Arbeiter, überwiegend aus Indien, Bangladesch, Nepal und anderen ärmeren Ländern Asiens, verfolgen ein WM-Spiel auf einer Großbildlwand. (Urheber/Quelle/Verbreiter: Christian Charisius/dpa)

In diesem Stadion wird nicht ein einziges WM-Spiel ausgetragen und trotzdem sind die Tribünen jeden Abend voll. Wer rechtzeitig gekommen ist, hat noch einen Platz gefunden. Andere hocken unten auf dem vergilbten Rasen, den Blick gebannt auf die Großbildleinwand gerichtet.

Brasilien spielt an diesem Abend, und wann immer sich die Seleção dem Tor nähert, johlt und raunt die Menge. Das brasilianische Team mit seinen Stars – das ist für viele Fußballfans hier eine große Liebe.

Es sind vor allem junge Männer aus Bangladesch, Nepal und anderen ärmeren Ländern Asiens, die sich auf den Weg in dieses Stadion gemacht haben. Sonst kämpfen im «Asian Town Cricket Stadium» Teams einer anderen Sportart um Punkte. Doch für die WM haben die Gastgeber hier eine von mehreren Fanzonen errichtet, die sich von den anderen Event-Orten des Turniers in vielem unterscheidet.

«Industrial Area» weit ab vom «Glitzer und Glanz»

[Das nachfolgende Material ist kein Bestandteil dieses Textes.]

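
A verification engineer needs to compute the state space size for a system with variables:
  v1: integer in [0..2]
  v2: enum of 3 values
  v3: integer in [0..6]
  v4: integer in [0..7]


State space = product of domain sizes of all variables.
Domain sizes:
  v1 (integer in [0..2]): 3
  v2 (enum of 3 values): 3
  v3 (integer in [0..6]): 7
  v4 (integer in [0..7]): 8
Product = 3 * 3 * 7 * 8 = 504

504


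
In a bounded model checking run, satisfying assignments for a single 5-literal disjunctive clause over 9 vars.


Step 1: Total=2^9=512
Step 2: Unsat when all 5 false: 2^4=16
Step 3: Sat=512-16=496

496


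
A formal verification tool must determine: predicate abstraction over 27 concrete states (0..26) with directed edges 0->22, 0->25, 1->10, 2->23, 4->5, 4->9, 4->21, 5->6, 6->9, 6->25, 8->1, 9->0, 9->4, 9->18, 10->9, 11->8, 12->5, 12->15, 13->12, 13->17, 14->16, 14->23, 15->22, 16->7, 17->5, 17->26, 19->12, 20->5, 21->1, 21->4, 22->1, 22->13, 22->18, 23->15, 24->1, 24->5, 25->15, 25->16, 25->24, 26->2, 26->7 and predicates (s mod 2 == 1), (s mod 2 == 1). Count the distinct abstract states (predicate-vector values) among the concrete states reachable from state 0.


BFS from 0:
Concrete reachable: {0, 1, 2, 4, 5, 6, 7, 9, 10, 12, 13, 15, 16, 17, 18, 21, 22, 23, 24, 25, 26}
Abstract via predicates (s mod 2 == 1), (s mod 2 == 1):
  (0,0) <- {0, 2, 4, 6, 10, 12, 16, 18, 22, 24, 26}
  (1,1) <- {1, 5, 7, 9, 13, 15, 17, 21, 23, 25}
Distinct abstract states = 2

2


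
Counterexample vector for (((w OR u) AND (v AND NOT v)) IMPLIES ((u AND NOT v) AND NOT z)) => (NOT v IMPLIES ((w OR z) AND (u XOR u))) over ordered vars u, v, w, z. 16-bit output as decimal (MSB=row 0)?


F1 = (((w OR u) AND (v AND NOT v)) IMPLIES ((u AND NOT v) AND NOT z))
F2 = (NOT v IMPLIES ((w OR z) AND (u XOR u)))
Counterexample to F1=>F2 is where F1=1 and F2=0.
Evaluate each row (bits = u,v,w,z, MSB first):
  row 0 [0000]: F1=1 F2=0 -> F1&~F2 -> 1
  row 1 [0001]: F1=1 F2=0 -> F1&~F2 -> 1
  row 2 [0010]: F1=1 F2=0 -> F1&~F2 -> 1
  row 3 [0011]: F1=1 F2=0 -> F1&~F2 -> 1
  row 4 [0100]: F1=1 F2=1 -> F1&~F2 -> 0
  row 5 [0101]: F1=1 F2=1 -> F1&~F2 -> 0
  row 6 [0110]: F1=1 F2=1 -> F1&~F2 -> 0
  row 7 [0111]: F1=1 F2=1 -> F1&~F2 -> 0
  row 8 [1000]: F1=1 F2=0 -> F1&~F2 -> 1
  row 9 [1001]: F1=1 F2=0 -> F1&~F2 -> 1
  row 10 [1010]: F1=1 F2=0 -> F1&~F2 -> 1
  row 11 [1011]: F1=1 F2=0 -> F1&~F2 -> 1
  row 12 [1100]: F1=1 F2=1 -> F1&~F2 -> 0
  row 13 [1101]: F1=1 F2=1 -> F1&~F2 -> 0
  row 14 [1110]: F1=1 F2=1 -> F1&~F2 -> 0
  row 15 [1111]: F1=1 F2=1 -> F1&~F2 -> 0
Full result column, 4 rows per line (u,v fixed per line; w,z runs 00..11 left to right):
  rows 0-3 [u,v=00]: 1111  = hex F
  rows 4-7 [u,v=01]: 0000  = hex 0
  rows 8-11 [u,v=10]: 1111  = hex F
  rows 12-15 [u,v=11]: 0000  = hex 0
Counterexample vector (row 0 .. row 15) = 1111000011110000
Output column grouped in 4s = 1111 0000 1111 0000 = 0xF0F0
Convert to decimal digit by digit (value = value*16 + digit):
  F -> 15
  15*16 + 0 = 240
  240*16 + 15 (F) = 3855
  3855*16 + 0 = 61680
Decimal = 61680

61680


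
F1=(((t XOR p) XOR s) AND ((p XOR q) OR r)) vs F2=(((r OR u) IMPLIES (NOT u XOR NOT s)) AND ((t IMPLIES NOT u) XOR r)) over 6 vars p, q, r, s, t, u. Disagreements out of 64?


F1 = (((t XOR p) XOR s) AND ((p XOR q) OR r))
F2 = (((r OR u) IMPLIES (NOT u XOR NOT s)) AND ((t IMPLIES NOT u) XOR r))
Evaluate both on each of 64 rows (bits = p,q,r,s,t,u):
  row 0 [000000]: F1=0 F2=1 (differ) -> 1
  row 1 [000001]: F1=0 F2=1 (differ) -> 1
  row 2 [000010]: F1=0 F2=1 (differ) -> 1
  row 3 [000011]: F1=0 F2=0 -> 0
  row 4 [000100]: F1=0 F2=1 (differ) -> 1
  (every remaining row is evaluated the same way; all 64 results are listed next)
Full result column, 8 rows per line (p,q,r fixed per line; s,t,u runs 000..111 left to right):
  rows 0-7 [p,q,r=000]: 11101010  (ones: 5)
  rows 8-15 [p,q,r=001]: 00101100  (ones: 3)
  rows 16-23 [p,q,r=010]: 11010110  (ones: 5)
  rows 24-31 [p,q,r=011]: 00101100  (ones: 3)
  rows 32-39 [p,q,r=100]: 00101001  (ones: 3)
  rows 40-47 [p,q,r=101]: 11010011  (ones: 5)
  rows 48-55 [p,q,r=110]: 11101010  (ones: 5)
  rows 56-63 [p,q,r=111]: 11010011  (ones: 5)
Disagreements = 5+3+5+3+3+5+5+5 = 34

34


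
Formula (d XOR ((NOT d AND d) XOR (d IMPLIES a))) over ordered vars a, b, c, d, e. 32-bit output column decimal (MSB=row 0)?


Formula: (d XOR ((NOT d AND d) XOR (d IMPLIES a))) over a, b, c, d, e (32 rows)
Evaluate each row (bits = a,b,c,d,e, MSB first):
  row 0 [00000]: (0 XOR ((NOT 0 AND 0) XOR (0 IMPLIES 0))) -> 1
  row 1 [00001]: (0 XOR ((NOT 0 AND 0) XOR (0 IMPLIES 0))) -> 1
  row 2 [00010]: (1 XOR ((NOT 1 AND 1) XOR (1 IMPLIES 0))) -> 1
  row 3 [00011]: (1 XOR ((NOT 1 AND 1) XOR (1 IMPLIES 0))) -> 1
  row 4 [00100]: (0 XOR ((NOT 0 AND 0) XOR (0 IMPLIES 0))) -> 1
  row 5 [00101]: (0 XOR ((NOT 0 AND 0) XOR (0 IMPLIES 0))) -> 1
  row 6 [00110]: (1 XOR ((NOT 1 AND 1) XOR (1 IMPLIES 0))) -> 1
  row 7 [00111]: (1 XOR ((NOT 1 AND 1) XOR (1 IMPLIES 0))) -> 1
  row 8 [01000]: (0 XOR ((NOT 0 AND 0) XOR (0 IMPLIES 0))) -> 1
  row 9 [01001]: (0 XOR ((NOT 0 AND 0) XOR (0 IMPLIES 0))) -> 1
  row 10 [01010]: (1 XOR ((NOT 1 AND 1) XOR (1 IMPLIES 0))) -> 1
  row 11 [01011]: (1 XOR ((NOT 1 AND 1) XOR (1 IMPLIES 0))) -> 1
  row 12 [01100]: (0 XOR ((NOT 0 AND 0) XOR (0 IMPLIES 0))) -> 1
  row 13 [01101]: (0 XOR ((NOT 0 AND 0) XOR (0 IMPLIES 0))) -> 1
  row 14 [01110]: (1 XOR ((NOT 1 AND 1) XOR (1 IMPLIES 0))) -> 1
  row 15 [01111]: (1 XOR ((NOT 1 AND 1) XOR (1 IMPLIES 0))) -> 1
  row 16 [10000]: (0 XOR ((NOT 0 AND 0) XOR (0 IMPLIES 1))) -> 1
  row 17 [10001]: (0 XOR ((NOT 0 AND 0) XOR (0 IMPLIES 1))) -> 1
  row 18 [10010]: (1 XOR ((NOT 1 AND 1) XOR (1 IMPLIES 1))) -> 0
  row 19 [10011]: (1 XOR ((NOT 1 AND 1) XOR (1 IMPLIES 1))) -> 0
  row 20 [10100]: (0 XOR ((NOT 0 AND 0) XOR (0 IMPLIES 1))) -> 1
  row 21 [10101]: (0 XOR ((NOT 0 AND 0) XOR (0 IMPLIES 1))) -> 1
  row 22 [10110]: (1 XOR ((NOT 1 AND 1) XOR (1 IMPLIES 1))) -> 0
  row 23 [10111]: (1 XOR ((NOT 1 AND 1) XOR (1 IMPLIES 1))) -> 0
  row 24 [11000]: (0 XOR ((NOT 0 AND 0) XOR (0 IMPLIES 1))) -> 1
  row 25 [11001]: (0 XOR ((NOT 0 AND 0) XOR (0 IMPLIES 1))) -> 1
  row 26 [11010]: (1 XOR ((NOT 1 AND 1) XOR (1 IMPLIES 1))) -> 0
  row 27 [11011]: (1 XOR ((NOT 1 AND 1) XOR (1 IMPLIES 1))) -> 0
  row 28 [11100]: (0 XOR ((NOT 0 AND 0) XOR (0 IMPLIES 1))) -> 1
  row 29 [11101]: (0 XOR ((NOT 0 AND 0) XOR (0 IMPLIES 1))) -> 1
  row 30 [11110]: (1 XOR ((NOT 1 AND 1) XOR (1 IMPLIES 1))) -> 0
  row 31 [11111]: (1 XOR ((NOT 1 AND 1) XOR (1 IMPLIES 1))) -> 0
Full result column, 4 rows per line (a,b,c fixed per line; d,e runs 00..11 left to right):
  rows 0-3 [a,b,c=000]: 1111  = hex F
  rows 4-7 [a,b,c=001]: 1111  = hex F
  rows 8-11 [a,b,c=010]: 1111  = hex F
  rows 12-15 [a,b,c=011]: 1111  = hex F
  rows 16-19 [a,b,c=100]: 1100  = hex C
  rows 20-23 [a,b,c=101]: 1100  = hex C
  rows 24-27 [a,b,c=110]: 1100  = hex C
  rows 28-31 [a,b,c=111]: 1100  = hex C
Output column (row 0 .. row 31) = 11111111111111111100110011001100
Output column grouped in 4s = 1111 1111 1111 1111 1100 1100 1100 1100 = 0xFFFFCCCC
Convert to decimal digit by digit (value = value*16 + digit):
  F -> 15
  15*16 + 15 (F) = 255
  255*16 + 15 (F) = 4095
  4095*16 + 15 (F) = 65535
  65535*16 + 12 (C) = 1048572
  1048572*16 + 12 (C) = 16777164
  16777164*16 + 12 (C) = 268434636
  268434636*16 + 12 (C) = 4294954188
Decimal = 4294954188

4294954188


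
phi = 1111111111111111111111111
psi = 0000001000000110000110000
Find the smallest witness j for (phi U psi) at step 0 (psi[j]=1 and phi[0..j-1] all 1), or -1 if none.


(phi U psi) at 0: need smallest j with psi[j]=1 and phi[i]=1 for all i in [0,j).
Scan from step 0:
  step 0: phi=1, psi=0 -> continue
  step 1: phi=1, psi=0 -> continue
  step 2: phi=1, psi=0 -> continue
  step 3: phi=1, psi=0 -> continue
  step 6: psi=1 and phi held for [0,6) -> witness found
Witness step = 6

6


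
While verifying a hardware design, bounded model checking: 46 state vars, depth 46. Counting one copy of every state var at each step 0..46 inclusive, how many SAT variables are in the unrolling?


BMC unrolls to depth k, creating one copy of each state var for steps 0..k.
Step count = 46 + 1 = 47 (steps 0 through 46)
Vars per step = 46
Total = 46 * 47 = 2162

2162


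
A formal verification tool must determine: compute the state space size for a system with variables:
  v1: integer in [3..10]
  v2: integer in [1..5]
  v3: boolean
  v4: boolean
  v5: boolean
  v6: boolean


State space = product of domain sizes of all variables.
Domain sizes:
  v1 (integer in [3..10]): 8
  v2 (integer in [1..5]): 5
  v3 (boolean): 2
  v4 (boolean): 2
  v5 (boolean): 2
  v6 (boolean): 2
Product = 8 * 5 * 2 * 2 * 2 * 2 = 640

640


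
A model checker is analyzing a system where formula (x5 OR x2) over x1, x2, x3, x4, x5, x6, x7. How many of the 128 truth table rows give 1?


Formula: (x5 OR x2) over 7 vars (128 rows)
Evaluate each row (x1, x2, x3, x4, x5, x6, x7 as bits, MSB first):
  row 0 [0000000]: (0 OR 0) -> 0
  row 1 [0000001]: (0 OR 0) -> 0
  row 2 [0000010]: (0 OR 0) -> 0
  row 3 [0000011]: (0 OR 0) -> 0
  row 4 [0000100]: (1 OR 0) -> 1
  (every remaining row is evaluated the same way; all 128 results are listed next)
Full result column, 8 rows per line (x1,x2,x3,x4 fixed per line; x5,x6,x7 runs 000..111 left to right):
  rows 0-7 [x1,x2,x3,x4=0000]: 00001111  (ones: 4)
  rows 8-15 [x1,x2,x3,x4=0001]: 00001111  (ones: 4)
  rows 16-23 [x1,x2,x3,x4=0010]: 00001111  (ones: 4)
  rows 24-31 [x1,x2,x3,x4=0011]: 00001111  (ones: 4)
  rows 32-39 [x1,x2,x3,x4=0100]: 11111111  (ones: 8)
  rows 40-47 [x1,x2,x3,x4=0101]: 11111111  (ones: 8)
  rows 48-55 [x1,x2,x3,x4=0110]: 11111111  (ones: 8)
  rows 56-63 [x1,x2,x3,x4=0111]: 11111111  (ones: 8)
  rows 64-71 [x1,x2,x3,x4=1000]: 00001111  (ones: 4)
  rows 72-79 [x1,x2,x3,x4=1001]: 00001111  (ones: 4)
  rows 80-87 [x1,x2,x3,x4=1010]: 00001111  (ones: 4)
  rows 88-95 [x1,x2,x3,x4=1011]: 00001111  (ones: 4)
  rows 96-103 [x1,x2,x3,x4=1100]: 11111111  (ones: 8)
  rows 104-111 [x1,x2,x3,x4=1101]: 11111111  (ones: 8)
  rows 112-119 [x1,x2,x3,x4=1110]: 11111111  (ones: 8)
  rows 120-127 [x1,x2,x3,x4=1111]: 11111111  (ones: 8)
Count of 1-rows = 4+4+4+4+8+8+8+8+4+4+4+4+8+8+8+8 = 96

96


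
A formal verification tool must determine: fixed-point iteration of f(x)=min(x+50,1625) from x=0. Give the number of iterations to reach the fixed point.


Step 1: x=0, cap=1625, increment=50
Step 2: x grows by 50 each step until capped at 1625; fixed point is x=1625
Step 3: iterations = ceil(1625/50) = 33

33


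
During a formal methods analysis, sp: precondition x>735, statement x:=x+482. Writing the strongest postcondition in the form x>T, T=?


Formula: sp(P, x:=E) = exists old_x. (x = E[old_x/x]) AND P[old_x/x] (old_x is the value of x before the assignment; eliminate old_x by solving x = E[old_x/x] for old_x)
Step 1: Precondition P: x>735, i.e. old_x > 735
Step 2: Assignment gives x = old_x + 482, so old_x = x - 482
Step 3: Substitute into P: x - 482 > 735
Step 4: Simplify: x > 735+482 = 1217

1217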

Die «Fan-Zone Industrial Area», wie sie offiziell heißt, liegt am Rand der Hauptstadt Doha, mit dem Taxi rund eine dreiviertel Stunde vom Zentrum entfernt, weit weg von allem schillernden Glitzer und polierten Glanz dieses reichen Emirats. Katarer verirren sich nur selten in diese Gegend, WM-Gäste aus dem Ausland noch seltener. Die Sammelunterkünfte für die ausländischen Arbeiter sind in wenigen Gehminuten zu erreichen. Wer in die «Industrial Area» fährt, betritt eine Parallelwelt der Migranten.

Katar und seine Gastarbeiter, das ist eines der großen Themen dieser WM. Diejenigen von ihnen, die mit langen Arbeitszeiten und bei großer Hitze auf dem Bau schuften, haben den Preis dafür gezahlt, dass der Weltverband FIFA 2010 sein wichtigstes Turnier an ein Land vergab, in dem die Stadien und die Infrastruktur dafür größtenteils erst gebaut werden mussten.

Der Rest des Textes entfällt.